On Wed, Jan 06, 2016 at 11:55:19AM -0500, Stefan Berger wrote:
"Kevin O'Connor" kevin@koconnor.net wrote on 01/05/2016 11:03:00 PM:
On Tue, Jan 05, 2016 at 10:07:54PM -0500, Stefan Berger wrote:
"Kevin O'Connor" kevin@koconnor.net wrote on 01/05/2016 08:55:51 PM:
Then it sounds like the only time we need to call tpm_set_failure is on a failure of a TPM_ORD_Extend command. It might also make sense
to
deactivate the TPM if we detect the hardware but don't have the acpi tables present.
I would also deactivate it if it returned an error to TPM_ORD_Startup, TPM_ORD_SelfTestFull. Since the menu is written in such a way that the user only has the choices that are valid for the current state, also those commands have to work, unless the TPM is defective. Or is that too strict?
Attempting to deactivate if TPM_ORD_Startup or TPM_ORD_SelfTestFull fail makes sense.
I wonder if the code could attempt to assert physical presence in tpm_startup() and only enable the tpm menu if that succeeds.
There are two ways to assert physical presence, one is via software, the other via hardware.
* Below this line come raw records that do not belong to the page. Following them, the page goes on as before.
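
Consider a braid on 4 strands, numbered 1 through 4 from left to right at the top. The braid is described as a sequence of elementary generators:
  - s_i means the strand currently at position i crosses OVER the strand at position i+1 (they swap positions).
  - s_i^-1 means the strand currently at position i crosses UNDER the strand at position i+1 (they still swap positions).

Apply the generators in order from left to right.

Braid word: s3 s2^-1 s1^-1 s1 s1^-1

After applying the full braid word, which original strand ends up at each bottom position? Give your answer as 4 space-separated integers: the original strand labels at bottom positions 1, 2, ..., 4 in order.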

I should have said, "I wonder if the code could check if software physical presence has been enabled in tpm_startup() and only enable the tpm menu if that succeeds". That is, could we issue a TPM_ORD_PhysicalPresence(NOT_PRESENT) and if it succeeds then we enable the menu and make sure we always issue a LOCK before booting. If the command fails then the code assumes it has no requirements wrt physical presence.
If that's too restrictive, could the startup code query if either CMD_ENABLE has already been set or if LifetimeLock has not been set?
For hardware assertion there's a PIN on the chip that indicates the state of a dip switch for example. Problem is, this assertion cannot easily be read as a flag. We have to infer this via a command. So the trick seems to be to send TPM_PhysicalEnable/TPM_PhysicalDisable with the value that's already there.
Is there any BIOS requirements when hardware physical presence is in use though? If the hardware physical presence is set, then the BIOS can't limit the owner/activate/enable commands. So, why bother with the tpm menu - the user could just administer those settings from the OS.